There is a strong spiritual, and, indeed, abstract dimension in Island Home, a 40-minute series of narrative vignettes by the Slovakian theatremaker Katarini Cakova, who is known as Katanari. Figures appear on walls, illuminated from little torches; a townscape pops up from the pages of a book; the woman who is the subject a simple, symbolic story is represented by a puppet comprised only of a head and arms.

A succession of tiny, diverse objects, puppets of various kinds and sizes, masks and handmade props appear as Katanari speaks her series of very short stories about spiritual and physical journeys. These range from the tale of a young woman who doesn’t want to travel (her journey being within herself) to a simple evocation of the lives of the many thousands (refugees from war, persecution, climate chaos and poverty) who take to the oceans in search of sanctuary.

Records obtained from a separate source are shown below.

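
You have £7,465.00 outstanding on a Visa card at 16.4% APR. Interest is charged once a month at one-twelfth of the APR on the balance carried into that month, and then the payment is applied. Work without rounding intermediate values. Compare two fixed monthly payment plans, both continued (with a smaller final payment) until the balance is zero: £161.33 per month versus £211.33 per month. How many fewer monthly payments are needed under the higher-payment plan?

Monthly rate r = 16.4%/12 = 1.36667% = 0.0136667.
At £161.33/mo: n = ⌈−ln(1 − rB₀/P)/ln(1+r)⌉ = 74 payments (last £116.59); total interest = total paid − £7,465.00 = £4,428.68.
At £211.33/mo: 49 payments (last £120.08); total interest £2,798.92.
Payments saved = 74 − 49 = 25.

25 fewer payments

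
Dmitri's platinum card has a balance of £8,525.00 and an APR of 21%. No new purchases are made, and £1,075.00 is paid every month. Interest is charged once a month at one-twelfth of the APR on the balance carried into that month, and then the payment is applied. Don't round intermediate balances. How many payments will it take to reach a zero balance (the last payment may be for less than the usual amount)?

9 payments

Monthly rate r = 21%/12 = 1.75% = 0.0175.
Recurrence: B ← B·(1+r) − £1,075.00.
Month 1: interest £149.19; balance after payment £7,599.19.
Month 2: interest £132.99; balance after payment £6,657.17.
Closed form: n = −ln(1 − rB₀/P)/ln(1+r) = −ln(0.86122)/ln(1.0175) ≈ 8.612, so the balance reaches zero during payment 9.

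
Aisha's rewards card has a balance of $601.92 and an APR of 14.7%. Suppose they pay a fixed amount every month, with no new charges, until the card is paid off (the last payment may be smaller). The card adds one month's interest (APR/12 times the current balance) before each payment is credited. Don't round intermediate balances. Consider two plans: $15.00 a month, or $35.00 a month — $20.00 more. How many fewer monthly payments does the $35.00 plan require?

Monthly rate r = 14.7%/12 = 1.225% = 0.01225.
At $15.00/mo: n = ⌈−ln(1 − rB₀/P)/ln(1+r)⌉ = 56 payments (last $8.36); total interest = total paid − $601.92 = $231.44.
At $35.00/mo: 20 payments (last $15.11); total interest $78.19.
Payments saved = 56 − 20 = 36.

36 fewer payments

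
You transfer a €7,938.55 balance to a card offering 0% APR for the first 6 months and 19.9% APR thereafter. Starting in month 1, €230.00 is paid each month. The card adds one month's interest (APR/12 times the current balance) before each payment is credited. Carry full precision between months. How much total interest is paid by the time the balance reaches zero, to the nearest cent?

€2,395.95

Promo months 1–6 at r₀ = 0%/12 = 0; months 7+ at r₁ = 19.9%/12 = 0.0165833.
After month 6 (no interest yet): B = €7,938.55 − 6·€230.00 = €6,558.55.
Then at r₁ with €230.00/mo: n₂ = −ln(1 − r₁·B/P)/ln(1+r₁) ≈ 38.93 → 39 more payments.
Total paid = 44·€230.00 + €214.50 = €10,334.50; interest = €10,334.50 − €7,938.55 = €2,395.95.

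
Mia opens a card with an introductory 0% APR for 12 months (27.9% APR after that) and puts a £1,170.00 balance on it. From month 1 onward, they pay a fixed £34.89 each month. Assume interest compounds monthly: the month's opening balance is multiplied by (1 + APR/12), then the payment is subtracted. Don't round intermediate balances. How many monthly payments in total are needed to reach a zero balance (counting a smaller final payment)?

43 months

Promo months 1–12 at r₀ = 0%/12 = 0; months 13+ at r₁ = 27.9%/12 = 0.02325.
After month 12 (no interest yet): B = £1,170.00 − 12·£34.89 = £751.32.
Then at r₁ with £34.89/mo: n₂ = −ln(1 − r₁·B/P)/ln(1+r₁) ≈ 30.22 → 31 more payments.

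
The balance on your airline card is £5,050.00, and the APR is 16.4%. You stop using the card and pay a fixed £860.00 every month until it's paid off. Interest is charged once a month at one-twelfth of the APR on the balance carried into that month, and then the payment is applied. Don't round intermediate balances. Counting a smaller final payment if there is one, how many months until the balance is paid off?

7 payments

Monthly rate r = 16.4%/12 = 1.36667% = 0.0136667.
Recurrence: B ← B·(1+r) − £860.00.
Month 1: interest £69.02; balance after payment £4,259.02.
Month 2: interest £58.21; balance after payment £3,457.22.
Closed form: n = −ln(1 − rB₀/P)/ln(1+r) = −ln(0.91975)/ln(1.01367) ≈ 6.163, so the balance reaches zero during payment 7.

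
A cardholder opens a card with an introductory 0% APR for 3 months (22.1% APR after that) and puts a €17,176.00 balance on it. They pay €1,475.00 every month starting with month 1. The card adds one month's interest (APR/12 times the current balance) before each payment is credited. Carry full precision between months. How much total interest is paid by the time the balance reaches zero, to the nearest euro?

€1,268

Promo months 1–3 at r₀ = 0%/12 = 0; months 4+ at r₁ = 22.1%/12 = 0.0184167.
After month 3 (no interest yet): B = €17,176.00 − 3·€1,475.00 = €12,751.00.
Then at r₁ with €1,475.00/mo: n₂ = −ln(1 − r₁·B/P)/ln(1+r₁) ≈ 9.50 → 10 more payments.
Total paid = 12·€1,475.00 + €744.38 = €18,444.38; interest = €18,444.38 − €17,176.00 = €1,268.38.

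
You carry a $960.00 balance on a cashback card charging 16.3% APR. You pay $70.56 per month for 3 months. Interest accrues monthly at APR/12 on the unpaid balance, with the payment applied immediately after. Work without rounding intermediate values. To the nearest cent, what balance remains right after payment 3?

$785.09

Monthly rate r = 16.3%/12 = 1.35833% = 0.0135833.
Each month: B ← B·(1+r) − $70.56.
Month 1: interest $13.04; balance after payment $902.48.
Month 2: interest $12.26; balance after payment $844.18.
Month 3: interest $11.47; balance after payment $785.09.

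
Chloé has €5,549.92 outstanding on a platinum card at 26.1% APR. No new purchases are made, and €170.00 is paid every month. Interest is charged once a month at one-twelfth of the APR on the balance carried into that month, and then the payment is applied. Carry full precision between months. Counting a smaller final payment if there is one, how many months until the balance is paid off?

58 payments

Monthly rate r = 26.1%/12 = 2.175% = 0.02175.
Recurrence: B ← B·(1+r) − €170.00.
Month 1: interest €120.71; balance after payment €5,500.63.
Month 2: interest €119.64; balance after payment €5,450.27.
Closed form: n = −ln(1 − rB₀/P)/ln(1+r) = −ln(0.28994)/ln(1.02175) ≈ 57.541, so the balance reaches zero during payment 58.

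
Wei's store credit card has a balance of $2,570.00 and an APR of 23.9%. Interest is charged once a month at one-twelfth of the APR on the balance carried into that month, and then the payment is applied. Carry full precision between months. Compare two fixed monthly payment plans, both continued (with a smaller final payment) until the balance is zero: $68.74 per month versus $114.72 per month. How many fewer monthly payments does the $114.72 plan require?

40 fewer payments

Monthly rate r = 23.9%/12 = 1.99167% = 0.0199167.
At $68.74/mo: n = ⌈−ln(1 − rB₀/P)/ln(1+r)⌉ = 70 payments (last $15.09); total interest = total paid − $2,570.00 = $2,188.15.
At $114.72/mo: 30 payments (last $110.62); total interest $867.50.
Payments saved = 70 − 30 = 40.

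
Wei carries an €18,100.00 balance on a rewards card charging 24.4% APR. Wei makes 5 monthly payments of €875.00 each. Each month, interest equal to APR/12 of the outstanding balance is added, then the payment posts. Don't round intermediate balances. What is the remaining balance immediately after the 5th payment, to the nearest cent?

€15,459.97

Monthly rate r = 24.4%/12 = 2.03333% = 0.0203333.
Each month: B ← B·(1+r) − €875.00.
Month 1: interest €368.03; balance after payment €17,593.03.
Month 2: interest €357.73; balance after payment €17,075.76.
Month 3: interest €347.21; balance after payment €16,547.97.
Month 4: interest €336.48; balance after payment €16,009.44.
Month 5: interest €325.53; balance after payment €15,459.97.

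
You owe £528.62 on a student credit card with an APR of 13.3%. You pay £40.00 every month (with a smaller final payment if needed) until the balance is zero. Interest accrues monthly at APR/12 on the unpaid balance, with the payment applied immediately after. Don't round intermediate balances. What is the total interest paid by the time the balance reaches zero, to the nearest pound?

Monthly rate r = 13.3%/12 = 1.10833% = 0.0110833.
Payoff takes n = ⌈−ln(1 − rB₀/P)/ln(1+r)⌉ = ⌈14.369⌉ = 15 payments; the last is £14.80.
Total paid = 14·£40.00 + £14.80 = £574.80.
Total interest = total paid − principal = £574.80 − £528.62 = £46.18.

£46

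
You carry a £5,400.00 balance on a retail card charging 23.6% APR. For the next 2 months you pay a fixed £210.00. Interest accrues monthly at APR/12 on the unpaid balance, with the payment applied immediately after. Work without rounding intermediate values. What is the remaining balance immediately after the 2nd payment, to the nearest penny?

£5,190.36

Monthly rate r = 23.6%/12 = 1.96667% = 0.0196667.
Each month: B ← B·(1+r) − £210.00.
Month 1: interest £106.20; balance after payment £5,296.20.
Month 2: interest £104.16; balance after payment £5,190.36.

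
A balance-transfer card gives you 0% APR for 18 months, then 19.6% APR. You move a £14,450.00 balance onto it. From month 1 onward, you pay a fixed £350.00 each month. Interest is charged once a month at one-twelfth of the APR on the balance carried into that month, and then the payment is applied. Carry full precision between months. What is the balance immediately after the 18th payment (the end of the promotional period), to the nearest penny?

Promo months 1–18 at r₀ = 0%/12 = 0; months 19+ at r₁ = 19.6%/12 = 0.0163333.
After month 18 (no interest yet): B = £14,450.00 − 18·£350.00 = £8,150.00.

£8,150.00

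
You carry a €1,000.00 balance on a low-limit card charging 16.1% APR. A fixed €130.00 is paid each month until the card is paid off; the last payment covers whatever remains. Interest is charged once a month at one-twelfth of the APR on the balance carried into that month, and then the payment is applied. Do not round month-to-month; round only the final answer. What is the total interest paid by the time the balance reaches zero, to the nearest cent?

€62.64

Monthly rate r = 16.1%/12 = 1.34167% = 0.0134167.
Payoff takes n = ⌈−ln(1 − rB₀/P)/ln(1+r)⌉ = ⌈8.173⌉ = 9 payments; the last is €22.64.
Total paid = 8·€130.00 + €22.64 = €1,062.64.
Total interest = total paid − principal = €1,062.64 − €1,000.00 = €62.64.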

Deliberately slow burning and episodic, the piece moves from moments of darkness to little, table top scenes, often illuminated by a small, adjustable reading light. The texts themselves, which are like prose poems, are similarly intermittent.

In truth, in the English language, at least, Katanari’s speech is somewhat stilted and lacking in expressiveness. One can’t help but wish that her inventive, artisanal theatre making was joined to a linguistic proficiency that was, if not necessarily akin to that of an actor, then, at least, more lyrical.

The Manipulate festival may be over, but one of its headline shows, Fault Lines by English company Two Destination Language, continues touring until next Saturday (including performances in Selkirk and St Andrews). Set on a fashion catwalk, featuring five female characters, the show allows you to choose your own soundtrack (courtesy of a smartphone app and a pair of headphones). A fashion show unlike any other, it promises to combine reality TV show America’s Next Top Model with the work of the great cultural theorist Susan Sontag.